On music journalism

The process of writing about music is harder than most people realize. Many of my friends and I make fun of the fact that reviewers have said that bands possess an “angular” guitar sound so many times that it’s now a completely meaningless term, but what we often forget is this problem: How the hell do you actually say what it is a guitar sounds like? When a writer sits down to describe an album, how does he do it?

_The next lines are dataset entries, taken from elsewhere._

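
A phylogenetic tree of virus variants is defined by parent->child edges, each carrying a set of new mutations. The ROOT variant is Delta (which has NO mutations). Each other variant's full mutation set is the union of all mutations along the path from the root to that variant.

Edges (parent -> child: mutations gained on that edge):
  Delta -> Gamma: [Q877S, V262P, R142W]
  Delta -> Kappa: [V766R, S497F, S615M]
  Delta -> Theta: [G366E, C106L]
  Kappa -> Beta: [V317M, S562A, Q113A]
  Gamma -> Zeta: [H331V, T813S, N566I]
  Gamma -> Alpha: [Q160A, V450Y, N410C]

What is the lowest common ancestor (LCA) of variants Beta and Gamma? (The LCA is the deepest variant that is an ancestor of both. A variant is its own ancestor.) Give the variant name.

Answer: Delta

Derivation:
Path from root to Beta: Delta -> Kappa -> Beta
  ancestors of Beta: {Delta, Kappa, Beta}
Path from root to Gamma: Delta -> Gamma
  ancestors of Gamma: {Delta, Gamma}
Common ancestors: {Delta}
Walk up from Gamma: Gamma (not in ancestors of Beta), Delta (in ancestors of Beta)
Deepest common ancestor (LCA) = Delta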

The downfall of writing about rock bands is twofold. Certain descriptions, like “twangy guitars,” have almost lost their meaning because so many bands can be described that way. On the other hand, when discussing experimental music, it’s accurate to say, “microsound, square waves between 20 and 200 Hz,” but that doesn’t mean anything to most readers. Experimental sounds are heard less often than “twangy guitars,” and the connections between the terminology and the visceral feelings that listening elicits are less internalized. Often the writer seems to just give up, resulting in trash like Pitchfork’s infamous review of Autechre’s Draft 7.30; possibly the worst music writing I’ve ever read, the review is a dramatic dialogue in the style of (read: ripping off) Douglas Hofstadter’s Gödel, Escher, Bach: An Eternal Golden Braid, offering absolutely no information about the release itself. In either case, there’s obviously a problem.

Retrospective of his long career, Japanese noise artist Merzbow released a 50-CD box set called The Merzbox. Not many people are interested in more than two days of music primarily composed of harsh noise (his album 1930, for example, sounds a lot like amplified wiping of sweaty hands on cellophane as some jackhammers tear apart a sidewalk), but the people who are interested are, as a rule, very interested. So, even though reviewing this behemoth is an undertaking, several serialized reviews of the whole box set were published shortly after its release. I recently read them. Many began timidly and with honest effort, but by the set’s last 15 albums, the reviews turned into diaries, rants, and personal stories — no longer about the music. Is this appropriate? Is that really music journalism?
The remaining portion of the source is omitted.